Navid, agora, respira aliviado.
“Eu estou muito feliz. Você pode ver no meu rosto. A religião e as fronteiras só dividem as pessoas. Mas nós somos humanos, nós amamos uns aos outros.”
Nooria veio ao Brasil com o marido e os três filhos. A mais velha já está aprendendo português.
Nooria é jornalista e militava pelos direitos das mulheres no Afeganistão.
Digo que os papéis mostram que ela teve uma profissão, uma vida de trabalho, cidadania, direitos…
“Eu não tenho esperança. eu quero voltar a trabalhar, num escritório”, diz Nooria.
O episódio dessa semana deixou um alerta.
“O Talibã continua no poder, as perseguições continuam. Não existe perspectiva da situação econômica do país melhorar. Então esse é um fluxo que deve continuar para o Brasil”, diz o advogado e especialista em direitos humanos e migração Victor del Vecchio.
“Milhares de pessoas afegãs vão chegar ao Brasil. O Brasil se comprometeu internacionalmente a receber as pessoas do Afeganistão. A Defensoria Pública da União defende que as pessoas afegãs recebam no Brasil um tratamento digno. Para que não haja a retenção de pessoas no aeroporto é fundamental que haja um plano consistente a partir de agora, com a coordenação do governo federal”, diz João Chaves, coordenador de Migrações e Refúgio da defensoria Pública da União.
O Ministério da Justiça planeja implementar uma política específica para acolhimento de refugiados afegãos.
“O desafio é garantir que não haja mais acumulação de afegãos e afegãs no aeroporto de Guarulhos. Isso evidentemente é incompatível com as condições humanitárias e também com a própria legislação brasileira. A partir daí outros órgãos de governo com certeza vão cuidar dos outros temas. Acesso a trabalho, saúde, assistência social e assim sucessivamente”, diz o ministro Flavio Dino.
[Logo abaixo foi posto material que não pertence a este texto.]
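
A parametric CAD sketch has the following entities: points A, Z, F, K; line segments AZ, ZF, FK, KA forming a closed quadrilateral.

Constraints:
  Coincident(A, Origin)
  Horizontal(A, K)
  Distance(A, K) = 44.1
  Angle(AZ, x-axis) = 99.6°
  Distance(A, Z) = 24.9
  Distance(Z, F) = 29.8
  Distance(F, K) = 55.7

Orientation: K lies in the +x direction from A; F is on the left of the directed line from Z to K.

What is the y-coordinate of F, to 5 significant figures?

47.446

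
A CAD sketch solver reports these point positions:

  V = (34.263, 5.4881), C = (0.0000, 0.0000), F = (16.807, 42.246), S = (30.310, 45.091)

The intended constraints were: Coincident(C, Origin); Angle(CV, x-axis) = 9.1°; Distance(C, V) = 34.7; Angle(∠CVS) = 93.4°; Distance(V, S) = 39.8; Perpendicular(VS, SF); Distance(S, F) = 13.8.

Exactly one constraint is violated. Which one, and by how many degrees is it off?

Perpendicular(VS, SF) — off by 6.20°.

C = (0.00, 0.00) ✓; CV at 9.100° ✓; |CV| = 34.70 ✓; ∠CVS = 93.40° ✓; |VS| = 39.80 ✓; ∠(VS, SF) = 96.20° ✗; |SF| = 13.80 ✓.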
Após o primeiro dia na colônia de férias, o surto de sarna começou a ser controlado.
“A boa notícia que nos chegou foi que a situação de saúde não é tão séria ou severa. É uma coisa de fácil tratamento, de fácil a cura e de fácil estabilização”, diz Maria Beatriz Bonna Nogueira, chefe do escritório da Agência da Onu para Refugiados no Brasil.
O pai de Asra me convida pra conhecer o quarto onde está ficando.
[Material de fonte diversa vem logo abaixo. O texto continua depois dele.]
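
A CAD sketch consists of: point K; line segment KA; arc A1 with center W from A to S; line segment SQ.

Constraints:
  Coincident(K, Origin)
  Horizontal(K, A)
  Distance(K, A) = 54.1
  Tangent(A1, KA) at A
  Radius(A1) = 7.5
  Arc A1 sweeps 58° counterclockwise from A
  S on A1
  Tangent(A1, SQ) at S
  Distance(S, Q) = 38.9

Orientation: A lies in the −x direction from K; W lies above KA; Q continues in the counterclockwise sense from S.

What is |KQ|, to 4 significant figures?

45.49

K is at the origin; K and A share the same y with |KA| = 54.1 and A on the −x side, so A = (-54.10, 0.000). Since A1 is tangent to KA there, WA ⟂ KA, so W = A + (0, 7.5) = (-54.10, 7.500). On A1, A sits at bearing -90° from W; a 58° counterclockwise sweep puts S at bearing -32°, so S = W + 7.5·(cos -32°, sin -32°) = (-47.74, 3.526). A1 meets SQ tangentially, so WS is at right angles to SQ, so SQ runs along (−sin -32°, cos -32°); with |SQ| = 38.9, Q = (-27.13, 36.51). Then |KQ| = |Q − K| = 45.49.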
“Quais são seus sonhos? O que você espera do futuro?”
“Que meus filhos tenham educação. Hoje estou feliz porque posso pensar no futuro das minhas filhas. Eu decidi ter um futuro nesse país. “
Seja muito bem-vindo.
“Muito obrigado. infelizmente, não posso te oferecer nada. ah, mas nós temos chá afegão, quer? “
A expectativa é que, em breve, as crianças do grupo de refugiados voltem às salas de aula, algumas depois de quase dois anos sem estudar.
O futuro de Asra e seus dois irmãos começou com a primeira ida deles à praia. Dando passos que não são mais apenas pela sobrevivência.